Posted Oct 16, 2007 by Debra Myers
Panleukopenia may have found its way into a local animal shelter, and infected a few of the kittens and cats. Because of the kind of disease it is, Chemung County SPCA put the word out that none of the cats at the facility will be available for adoption.
Big Flats, NY - Panleukopenia is a pretty strange sounding name, but most people are more familiar with the term "feline parvovirus". Although not uncommon, it is a highly contagious disease between cats and is almost always deadly to kittens.
"All shelters across the country are confronted with Panleukopenia at one point or another. You can judge a shelter by the way they deal with it. We decided to come forth with our community letting them know we did have a suspected case in the shelter," said Leanne Falkingham of the Chemung County SPCA.
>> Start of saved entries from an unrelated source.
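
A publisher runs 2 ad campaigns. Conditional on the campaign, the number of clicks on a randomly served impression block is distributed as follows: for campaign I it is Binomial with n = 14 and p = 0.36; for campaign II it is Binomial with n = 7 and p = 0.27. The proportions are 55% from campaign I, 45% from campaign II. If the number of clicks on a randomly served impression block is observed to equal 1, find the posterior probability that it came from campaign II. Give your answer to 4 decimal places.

Likelihoods P(X=1 | ·): I: 0.0152325; II: 0.286022.
Posterior ∝ prior × likelihood. Numerator for II: 0.45·0.286022 = 0.12871.
Normalizing constant: 0.55·0.0152325 + 0.45·0.286022 = 0.137088.
P(II | observation) = 0.12871 / 0.137088 = 0.938887.

0.9389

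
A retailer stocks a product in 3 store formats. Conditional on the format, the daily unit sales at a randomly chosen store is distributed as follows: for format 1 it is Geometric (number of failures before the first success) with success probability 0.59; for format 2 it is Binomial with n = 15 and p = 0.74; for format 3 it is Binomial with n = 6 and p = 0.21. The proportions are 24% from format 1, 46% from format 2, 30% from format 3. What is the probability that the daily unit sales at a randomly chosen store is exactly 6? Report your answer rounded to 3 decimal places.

0.003

Conditional on each format, P(X = 6): 1: 0.00280256; 2: 0.00446226; 3: 8.57661e-05.
By total probability, P(X = 6) = 0.24·0.00280256 + 0.46·0.00446226 + 0.3·8.57661e-05 = 0.00275098.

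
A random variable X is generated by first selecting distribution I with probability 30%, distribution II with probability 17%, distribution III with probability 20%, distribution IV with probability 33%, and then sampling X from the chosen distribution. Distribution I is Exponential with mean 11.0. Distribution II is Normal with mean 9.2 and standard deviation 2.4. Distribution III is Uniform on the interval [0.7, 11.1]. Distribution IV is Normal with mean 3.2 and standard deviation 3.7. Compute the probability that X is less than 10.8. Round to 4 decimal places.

Conditional on each component, P(X < 10.8): I: 0.625371; II: 0.747507; III: 0.971154; IV: 0.980015.
By total probability, P(X < 10.8) = 0.3·0.625371 + 0.17·0.747507 + 0.2·0.971154 + 0.33·0.980015 = 0.832323.

0.8323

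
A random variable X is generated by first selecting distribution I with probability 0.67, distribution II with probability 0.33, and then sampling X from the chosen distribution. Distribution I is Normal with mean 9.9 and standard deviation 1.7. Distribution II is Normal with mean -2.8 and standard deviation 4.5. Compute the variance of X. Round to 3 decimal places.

Per component, I: μ=9.9, E[X²]=100.9; II: μ=-2.8, E[X²]=28.09.
E[X] = 0.67·9.9 + 0.33·-2.8 = 5.709.
E[X²] = 0.67·100.9 + 0.33·28.09 = 76.8727.
Var(X) = E[X²] − (E[X])² = 76.8727 − 32.5927 = 44.28.

44.280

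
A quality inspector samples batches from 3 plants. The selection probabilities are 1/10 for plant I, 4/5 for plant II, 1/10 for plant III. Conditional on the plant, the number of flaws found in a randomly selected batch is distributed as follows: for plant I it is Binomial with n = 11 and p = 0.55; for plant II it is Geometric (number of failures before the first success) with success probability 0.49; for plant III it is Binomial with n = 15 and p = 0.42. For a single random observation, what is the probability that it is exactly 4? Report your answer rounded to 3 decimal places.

0.048

Conditional on each plant, P(X = 4): I: 0.112837; II: 0.0331495; III: 0.10613.
By total probability, P(X = 4) = 0.1·0.112837 + 0.8·0.0331495 + 0.1·0.10613 = 0.0484163.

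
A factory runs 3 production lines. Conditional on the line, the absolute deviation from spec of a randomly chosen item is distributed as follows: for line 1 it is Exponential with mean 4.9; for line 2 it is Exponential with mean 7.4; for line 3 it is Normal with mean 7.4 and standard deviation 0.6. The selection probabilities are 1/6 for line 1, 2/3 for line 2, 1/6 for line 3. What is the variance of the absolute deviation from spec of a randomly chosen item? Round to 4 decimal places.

41.4364

Per component, 1: μ=4.9, E[X²]=48.02; 2: μ=7.4, E[X²]=109.52; 3: μ=7.4, E[X²]=55.12.
E[X] = 0.166667·4.9 + 0.666667·7.4 + 0.166667·7.4 = 6.98333.
E[X²] = 0.166667·48.02 + 0.666667·109.52 + 0.166667·55.12 = 90.2033.
Var(X) = E[X²] − (E[X])² = 90.2033 − 48.7669 = 41.4364.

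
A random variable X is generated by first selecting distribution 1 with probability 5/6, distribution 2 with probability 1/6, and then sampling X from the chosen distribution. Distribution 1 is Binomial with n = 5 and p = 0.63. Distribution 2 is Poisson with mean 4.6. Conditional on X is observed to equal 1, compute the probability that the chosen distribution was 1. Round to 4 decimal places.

0.8646

Likelihoods P(X=1 | ·): 1: 0.0590361; 2: 0.0462384.
Posterior ∝ prior × likelihood. Numerator for 1: 0.833333·0.0590361 = 0.0491967.
Normalizing constant: 0.833333·0.0590361 + 0.166667·0.0462384 = 0.0569031.
P(1 | observation) = 0.0491967 / 0.0569031 = 0.86457.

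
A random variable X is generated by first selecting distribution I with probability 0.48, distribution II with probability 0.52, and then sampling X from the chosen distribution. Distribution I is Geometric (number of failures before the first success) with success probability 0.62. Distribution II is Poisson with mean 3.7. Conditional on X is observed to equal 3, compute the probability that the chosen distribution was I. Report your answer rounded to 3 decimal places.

Likelihoods P(X=3 | ·): I: 0.0340206; II: 0.20872.
Posterior ∝ prior × likelihood. Numerator for I: 0.48·0.0340206 = 0.0163299.
Normalizing constant: 0.48·0.0340206 + 0.52·0.20872 = 0.124864.
P(I | observation) = 0.0163299 / 0.124864 = 0.130781.

0.131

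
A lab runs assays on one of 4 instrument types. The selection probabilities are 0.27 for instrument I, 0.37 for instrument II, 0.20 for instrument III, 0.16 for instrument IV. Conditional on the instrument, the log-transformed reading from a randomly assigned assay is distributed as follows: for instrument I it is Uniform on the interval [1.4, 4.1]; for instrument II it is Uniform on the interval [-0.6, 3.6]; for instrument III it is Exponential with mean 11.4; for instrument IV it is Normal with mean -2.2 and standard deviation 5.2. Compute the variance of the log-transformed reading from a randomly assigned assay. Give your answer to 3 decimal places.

50.263

Per component, I: μ=2.75, E[X²]=8.17; II: μ=1.5, E[X²]=3.72; III: μ=11.4, E[X²]=259.92; IV: μ=-2.2, E[X²]=31.88.
E[X] = 0.27·2.75 + 0.37·1.5 + 0.2·11.4 + 0.16·-2.2 = 3.2255.
E[X²] = 0.27·8.17 + 0.37·3.72 + 0.2·259.92 + 0.16·31.88 = 60.6671.
Var(X) = E[X²] − (E[X])² = 60.6671 − 10.4039 = 50.2632.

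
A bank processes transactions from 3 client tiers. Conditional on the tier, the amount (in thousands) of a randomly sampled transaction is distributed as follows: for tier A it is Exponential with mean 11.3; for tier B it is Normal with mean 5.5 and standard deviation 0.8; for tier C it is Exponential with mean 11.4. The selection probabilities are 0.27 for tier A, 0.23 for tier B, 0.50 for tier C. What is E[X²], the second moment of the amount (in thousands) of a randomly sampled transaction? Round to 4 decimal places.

206.0173

For each component E[X²] = Var + (mean)², giving A: 255.38; B: 30.89; C: 259.92.
Overall E[X²] = 0.27·255.38 + 0.23·30.89 + 0.5·259.92 = 206.017.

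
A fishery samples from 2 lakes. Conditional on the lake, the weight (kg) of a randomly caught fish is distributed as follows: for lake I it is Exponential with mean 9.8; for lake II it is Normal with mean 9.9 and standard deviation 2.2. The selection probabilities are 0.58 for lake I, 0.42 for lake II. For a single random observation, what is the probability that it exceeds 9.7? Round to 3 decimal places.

0.441

Conditional on each lake, P(X > 9.7): I: 0.371653; II: 0.536218.
By total probability, P(X > 9.7) = 0.58·0.371653 + 0.42·0.536218 = 0.44077.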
Panleukopenia is transmitted via shared food and water dishes, grooming of each other, fleas, in utero, and handling by humans where the disease is transmitted between cats.
Symptoms vary, and may often be mistaken for some other medical problems. The first signs an owner might notice are generalized depression, loss of appetite, high fever, lethargy, vomiting, severe diarrhea, dehydration or hanging over the water dish. Normally, the sickness may go on for three or four days after the first elevation of body temperature. Fever will fluctuate during the illness in some cats and abruptly fall to subnormal levels shortly before death.
Other symptoms can be:
> Appearance of the "third eyelid," or haw, in the inner corner of the eye
> Lack of grooming, evidenced by dull, rough coat
> Evidence of abdominal pain
> A "hunched over" postural appearance
The good news is that when caught early enough, the cats can be vaccinated with routine trips to the vets, plus sanitary precautions can stop the disease in its tracks.
Neighbors of the SPCA are concerned enough that they will also monitor their own cats and said that they would make sure their cats were vaccinated.
SPCA officials say the disease does not affect humans or dogs.
Currently, Chemung County SPCA has some 200 cats and kittens.